May the Lord bless you and guide you into His predetermined plan for your life.

Karl
 
Thanks again, y'all.

My "madness" did bring me to Christ. I also grew up a lot, since getting saved 2 years ago. Its crazy...

...I never really had a social life growing up. I mean, school, 1 or two friends max, that was it. Stressful home environment, sickly kid, blah blah blah...just one of those people who wasn't ever going to grow up, much less amount to anything.

I've finally grown up a bit, and I'm still growing. My lack of memories is actually a good thing. I mean, I have the ability to form new memories, learn new material, write well, so I can benefit from college-level education. That's important, because I don't have job skills, so I need that over priced sheet of paper to get me a job someplace, lol.

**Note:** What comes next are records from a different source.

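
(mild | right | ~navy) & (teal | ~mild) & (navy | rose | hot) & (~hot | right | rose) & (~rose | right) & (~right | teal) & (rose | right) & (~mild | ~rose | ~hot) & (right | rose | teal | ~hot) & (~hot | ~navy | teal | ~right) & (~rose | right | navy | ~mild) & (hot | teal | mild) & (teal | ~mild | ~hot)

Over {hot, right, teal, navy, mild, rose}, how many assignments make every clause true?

12

There are 2^6 = 64 truth assignments over (hot, right, teal, navy, mild, rose).
Split on right. With right = 1, the clauses containing right are satisfied and ~right drops from the rest; 12 of the 2^5 = 32 assignments to the other variables satisfy what remains.
With right = 0, by the same count on the reduced clause set, 0 assignments work.
Total: 12 + 0 = 12.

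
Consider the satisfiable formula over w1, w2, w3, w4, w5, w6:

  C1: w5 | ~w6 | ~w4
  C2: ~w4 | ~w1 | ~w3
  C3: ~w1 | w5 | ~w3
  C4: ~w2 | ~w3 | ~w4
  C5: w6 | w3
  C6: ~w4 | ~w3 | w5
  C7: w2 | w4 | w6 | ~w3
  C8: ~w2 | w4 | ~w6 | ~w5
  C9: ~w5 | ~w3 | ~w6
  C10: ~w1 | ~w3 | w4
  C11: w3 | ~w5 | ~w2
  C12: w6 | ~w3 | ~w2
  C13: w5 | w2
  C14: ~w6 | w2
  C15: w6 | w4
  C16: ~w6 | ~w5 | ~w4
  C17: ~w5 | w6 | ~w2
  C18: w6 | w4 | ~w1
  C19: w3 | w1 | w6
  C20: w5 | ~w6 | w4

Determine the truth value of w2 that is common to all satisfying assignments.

Suppose w2 = 1.
Branch on w3: set w3 = 0.
The clause (w6) is unit, so w6 = 1.
The clause (~w5) is unit, so w5 = 0.
The clause (~w4) is unit, so w4 = 0.
That conflicts with the unit clause (w4).
Backtrack on w3: now try w3 = 1.
The clause (~w4) is unit, so w4 = 0.
The clause (~w1) is unit, so w1 = 0.
The clause (w6) is unit, so w6 = 1.
The clause (~w5) is unit, so w5 = 0.
That conflicts with the unit clause (w5).
Either choice for w3 ends in contradiction.
So every satisfying assignment has w2 = False.

False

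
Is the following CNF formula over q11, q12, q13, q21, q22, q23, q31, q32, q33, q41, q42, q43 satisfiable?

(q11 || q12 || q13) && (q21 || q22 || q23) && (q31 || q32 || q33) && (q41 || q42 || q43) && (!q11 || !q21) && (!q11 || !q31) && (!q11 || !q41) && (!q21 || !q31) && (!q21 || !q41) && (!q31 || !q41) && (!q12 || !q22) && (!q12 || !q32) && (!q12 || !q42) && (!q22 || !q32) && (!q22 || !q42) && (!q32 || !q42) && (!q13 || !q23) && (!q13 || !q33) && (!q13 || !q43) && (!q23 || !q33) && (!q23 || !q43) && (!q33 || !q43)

Try q11 = false.
Try q12 = true.
(!q22) alone gives q22 = false.
(!q32) alone gives q32 = false.
(!q42) alone gives q42 = false.
Try q21 = true.
(!q31) alone gives q31 = false.
(q33) alone gives q33 = true.
(!q41) alone gives q41 = false.
(q43) alone gives q43 = true.
That conflicts with the unit clause (!q43).
Backtrack on q21: now try q21 = false.
(q23) alone gives q23 = true.
(!q13) alone gives q13 = false.
(!q33) alone gives q33 = false.
(q31) alone gives q31 = true.
(!q41) alone gives q41 = false.
(q43) alone gives q43 = true.
That conflicts with the unit clause (!q43).
Neither q21 = true nor q21 = false works.
Backtrack on q12: now try q12 = false.
(q13) alone gives q13 = true.
(!q23) alone gives q23 = false.
(!q33) alone gives q33 = false.
(!q43) alone gives q43 = false.
Try q21 = true.
(!q31) alone gives q31 = false.
(q32) alone gives q32 = true.
(!q41) alone gives q41 = false.
(q42) alone gives q42 = true.
That conflicts with the unit clause (!q42).
Backtrack on q21: now try q21 = false.
(q22) alone gives q22 = true.
(!q32) alone gives q32 = false.
(q31) alone gives q31 = true.
(!q41) alone gives q41 = false.
(q42) alone gives q42 = true.
That conflicts with the unit clause (!q42).
Neither q21 = true nor q21 = false works.
Neither q12 = true nor q12 = false works.
Backtrack on q11: now try q11 = true.
(!q21) alone gives q21 = false.
(!q31) alone gives q31 = false.
(!q41) alone gives q41 = false.
Try q22 = true.
(!q12) alone gives q12 = false.
(!q32) alone gives q32 = false.
(q33) alone gives q33 = true.
(!q42) alone gives q42 = false.
(q43) alone gives q43 = true.
That conflicts with the unit clause (!q43).
Backtrack on q22: now try q22 = false.
(q23) alone gives q23 = true.
(!q13) alone gives q13 = false.
(!q33) alone gives q33 = false.
(q32) alone gives q32 = true.
(!q12) alone gives q12 = false.
(!q42) alone gives q42 = false.
(q43) alone gives q43 = true.
That conflicts with the unit clause (!q43).
Neither q22 = true nor q22 = false works.
Neither q11 = true nor q11 = false works.
No assignment satisfies every clause.

No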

But...yeah...rough as it was, its not a wonder that I went through it; its a wonder that God has seen fit to save me and do something with my life. I just don't know where He's going with my life yet...that's all.
 
This is a great testimony, but I do remember commenting several times regarding your writing ability. While you say you are disoriented or mentally unstable in some way, (or whatever), I was always amazed at how coherent your written thoughts are. If you can write this well, then you do not have any deficiency in the ability to concentrate and stay focused on a thought track for some time, and no cognitive disabilities. It seems that in mental illness, coherent and focused thought are virtually all lost, meandering around from one thought to the next like random dreams.

It could be since you mentioned you were sickly as a child, that you are a creative genius. That's sort of like my buddy Sir Isaac Newton, and a lot of such fellows had a youth of being some sort of sickly "odd-man-out" who would not amount to anything in some people's eyes. Einstein was told he'd never amount to anything with mathematics and actually failed a test. Their brains are wired a little differently.

But the critics and naysayers often find they will be eating crow later.